Barrio of Puerto Rico

Marías is a barrio in the municipality of Aguada, Puerto Rico. Its population in 2010 was 1,997.

==History==
Marías was in Spain's gazetteers until Puerto Rico was ceded by Spain in the aftermath of the Spanish–American War under the terms of the Treaty of Paris of 1898 and became an unincorporated territory of the United States. In 1899, the United States Department of War conducted a census of Puerto Rico finding that the population of Marías barrio was 746.

Historical population
| Census | Pop. | Note | %± |
| 1900 | 746 |  | — |
| 1910 | 872 |  | 16.9% |
| 1920 | 995 |  | 14.1% |
| 1930 | 995 |  | 0.0% |
| 1940 | 1,080 |  | 8.5% |
| 1950 | 872 |  | −19.3% |
| 1960 | 1,175 |  | 34.7% |
| 1970 | 1,149 |  | −2.2% |
| 1980 | 1,264 |  | 10.0% |
| 1990 | 1,821 |  | 44.1% |
| 2000 | 1,786 |  | −1.9% |
| 2010 | 1,997 |  | 11.8% |
U.S. Decennial Census 1899 (shown as 1900) 1910-1930 1930-1950 1960 1980-2000 2010

==Sectors==
Barrios (which are, in contemporary times, roughly comparable to minor civil divisions) in turn are further subdivided into smaller local populated place areas/units called sectores ("sectors" in English). The types of sectores may vary, from normally sector to urbanización to reparto to barriada to residencial, among others.

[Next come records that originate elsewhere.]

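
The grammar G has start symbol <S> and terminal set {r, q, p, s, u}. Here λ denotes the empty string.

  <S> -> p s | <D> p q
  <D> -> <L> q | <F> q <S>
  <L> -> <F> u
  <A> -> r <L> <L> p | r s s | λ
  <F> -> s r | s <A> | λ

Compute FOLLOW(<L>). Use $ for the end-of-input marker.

FIRST(<A>) = {λ, r}
FIRST(<F>) = {λ, s}
FIRST(<L>) = {s, u}  (via <F> u)
FIRST(<D>) = {q, s, u}  (via <L> q, <F> q <S>)
FIRST(<S>) = {p, q, s, u}  (via <D> p q)
FOLLOW(<S>) includes $ since <S> is the start symbol.
FOLLOW(<D>): in <S>-><D> p q, <D> is followed by p q with FIRST {p}. Thus FOLLOW(<D>) = {p}.
FOLLOW(<S>): in <D>-><F> q <S>, the suffix after <S> is empty, so FOLLOW(<S>) ⊇ FOLLOW(<D>) = {p}. Thus FOLLOW(<S>) = {$, p}.
FOLLOW(<L>): in <D>-><L> q, <L> is followed by q with FIRST {q}; in <A>->r <L> <L> p (occurrence 1), <L> is followed by <L> p with FIRST {s, u}; in <A>->r <L> <L> p (occurrence 2), <L> is followed by p with FIRST {p}. Thus FOLLOW(<L>) = {p, q, s, u}.
FOLLOW(<F>): in <D>-><F> q <S>, <F> is followed by q <S> with FIRST {q}; in <L>-><F> u, <F> is followed by u with FIRST {u}. Thus FOLLOW(<F>) = {q, u}.
FOLLOW(<A>): in <F>->s <A>, the suffix after <A> is empty, so FOLLOW(<A>) ⊇ FOLLOW(<F>) = {q, u}. Thus FOLLOW(<A>) = {q, u}.

{p, q, s, u}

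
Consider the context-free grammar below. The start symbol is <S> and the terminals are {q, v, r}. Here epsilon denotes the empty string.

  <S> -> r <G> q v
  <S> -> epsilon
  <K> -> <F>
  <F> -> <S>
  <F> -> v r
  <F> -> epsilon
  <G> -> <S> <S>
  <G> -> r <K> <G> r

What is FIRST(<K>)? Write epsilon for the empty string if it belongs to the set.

{epsilon, r, v}

FIRST(<S>) = {epsilon, r}
FIRST(<F>) = {epsilon, r, v}  (via <S>)
FIRST(<G>) = {epsilon, r}  (via <S> <S>)
FIRST(<K>) = {epsilon, r, v}  (via <F>)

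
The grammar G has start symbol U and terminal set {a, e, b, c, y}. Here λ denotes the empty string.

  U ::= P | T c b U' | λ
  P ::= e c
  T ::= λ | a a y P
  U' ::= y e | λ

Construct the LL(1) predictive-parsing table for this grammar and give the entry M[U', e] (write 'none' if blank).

FIRST(P): from P::=e c we get {e}. So FIRST(P) = {e}.
FIRST(T): from T::=λ we get {λ}; from T::=a a y P we get {a}. So FIRST(T) = {λ, a}.
FIRST(U'): from U'::=y e we get {y}; from U'::=λ we get {λ}. So FIRST(U') = {λ, y}.
FIRST(U): from U::=P we get {e}; from U::=T c b U' we get {a, c}; from U::=λ we get {λ}. So FIRST(U) = {λ, a, c, e}.
FOLLOW(U) includes $ since U is the start symbol.
FOLLOW(U): U appears on no right-hand side. Thus FOLLOW(U) = {$}.
FOLLOW(U'): in U::=T c b U', the suffix after U' is empty, so FOLLOW(U') ⊇ FOLLOW(U) = {$}. Thus FOLLOW(U') = {$}.
For U' ::= y e: FIRST(y e) = {y}, so it goes in M[U', t] for t ∈ {y}.
For U' ::= λ: FIRST(λ) = {λ}, so it goes in M[U', t] for t ∈ {}; since λ ∈ FIRST, also for every t ∈ FOLLOW(U') = {$}.
None of these place a production in M[U', e].

none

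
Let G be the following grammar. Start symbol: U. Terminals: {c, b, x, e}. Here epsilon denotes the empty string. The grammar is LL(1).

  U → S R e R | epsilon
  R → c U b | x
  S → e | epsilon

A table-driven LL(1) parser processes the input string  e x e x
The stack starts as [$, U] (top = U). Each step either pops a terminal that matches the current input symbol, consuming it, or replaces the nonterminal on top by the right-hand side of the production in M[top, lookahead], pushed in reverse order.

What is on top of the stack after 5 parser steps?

e

step 1: stack=$ U  input=e x e x $  — expand U → S R e R
step 2: stack=$ R e R S  input=e x e x $  — expand S → e
step 3: stack=$ R e R e  input=e x e x $  — match e
step 4: stack=$ R e R  input=x e x $  — expand R → x
step 5: stack=$ R e x  input=x e x $  — match x
Stack after step 5: $ R e (top = e).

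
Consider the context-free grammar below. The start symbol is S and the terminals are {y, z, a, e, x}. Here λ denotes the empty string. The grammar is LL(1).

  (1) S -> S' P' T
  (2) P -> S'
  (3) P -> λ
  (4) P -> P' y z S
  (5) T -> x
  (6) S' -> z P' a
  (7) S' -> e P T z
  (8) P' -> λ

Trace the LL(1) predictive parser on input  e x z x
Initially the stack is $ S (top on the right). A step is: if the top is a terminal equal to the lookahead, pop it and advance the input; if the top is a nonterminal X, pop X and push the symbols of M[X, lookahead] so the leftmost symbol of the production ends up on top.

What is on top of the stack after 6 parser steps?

z

step 1: stack=$ S  input=e x z x $  — expand S -> S' P' T
step 2: stack=$ T P' S'  input=e x z x $  — expand S' -> e P T z
step 3: stack=$ T P' z T P e  input=e x z x $  — match e
step 4: stack=$ T P' z T P  input=x z x $  — expand P -> λ
step 5: stack=$ T P' z T  input=x z x $  — expand T -> x
step 6: stack=$ T P' z x  input=x z x $  — match x
Stack after step 6: $ T P' z (top = z).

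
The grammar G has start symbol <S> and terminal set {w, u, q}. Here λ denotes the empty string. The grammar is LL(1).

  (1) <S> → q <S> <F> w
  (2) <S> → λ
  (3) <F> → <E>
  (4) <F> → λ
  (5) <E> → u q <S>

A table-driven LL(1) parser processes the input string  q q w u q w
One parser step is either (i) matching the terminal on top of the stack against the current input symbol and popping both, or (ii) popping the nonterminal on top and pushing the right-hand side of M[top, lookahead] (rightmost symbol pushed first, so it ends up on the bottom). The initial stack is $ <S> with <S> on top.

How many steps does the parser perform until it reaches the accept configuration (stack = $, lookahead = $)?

      Stack                Input          Action
   1  $ <S>                q q w u q w $  expand <S> → q <S> <F> w
   2  $ w <F> <S> q        q q w u q w $  match q
   3  $ w <F> <S>          q w u q w $    expand <S> → q <S> <F> w
   4  $ w <F> w <F> <S> q  q w u q w $    match q
   5  $ w <F> w <F> <S>    w u q w $      expand <S> → λ
   6  $ w <F> w <F>        w u q w $      expand <F> → λ
   7  $ w <F> w            w u q w $      match w
   8  $ w <F>              u q w $        expand <F> → <E>
   9  $ w <E>              u q w $        expand <E> → u q <S>
  10  $ w <S> q u          u q w $        match u
  11  $ w <S> q            q w $          match q
  12  $ w <S>              w $            expand <S> → λ
  13  $ w                  w $            match w
Accept reached after 13 steps.

13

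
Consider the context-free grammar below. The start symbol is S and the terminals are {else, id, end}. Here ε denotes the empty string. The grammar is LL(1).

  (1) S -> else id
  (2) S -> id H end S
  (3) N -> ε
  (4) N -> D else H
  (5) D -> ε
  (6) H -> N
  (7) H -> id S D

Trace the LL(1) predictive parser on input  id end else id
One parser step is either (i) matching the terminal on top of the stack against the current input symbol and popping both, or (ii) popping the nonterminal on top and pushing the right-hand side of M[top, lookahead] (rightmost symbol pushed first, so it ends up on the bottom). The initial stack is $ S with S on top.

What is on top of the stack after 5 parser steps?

S

     Stack         Input             Action
  1  $ S           id end else id $  expand S -> id H end S
  2  $ S end H id  id end else id $  match id
  3  $ S end H     end else id $     expand H -> N
  4  $ S end N     end else id $     expand N -> ε
  5  $ S end       end else id $     match end
Stack after step 5: $ S (top = S).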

The following sectors are in Marías barrio:

Sector Botti,
Sector Delfín Cortés,
Sector Eloy Villanueva,
Sector Gabino López,
Sector Hoyo Frío,
Sector Julio Nieves,
Sector La Viuda Negrón,
Sector Las Bambúas,
Sector Lelo Villanueva,
Sector Los Ratones,
Sector Pablo López,
Sector Pedro López,
and Sector Wilson Hernández.

==Earthquakes==
During the 2019-2020 Puerto Rico earthquakes the Lydia Meléndez School in Asomante barrio served as a refuge for residents of Cerro Gordo, Marías and Atalaya (nearby barrios), who had to leave their damaged homes.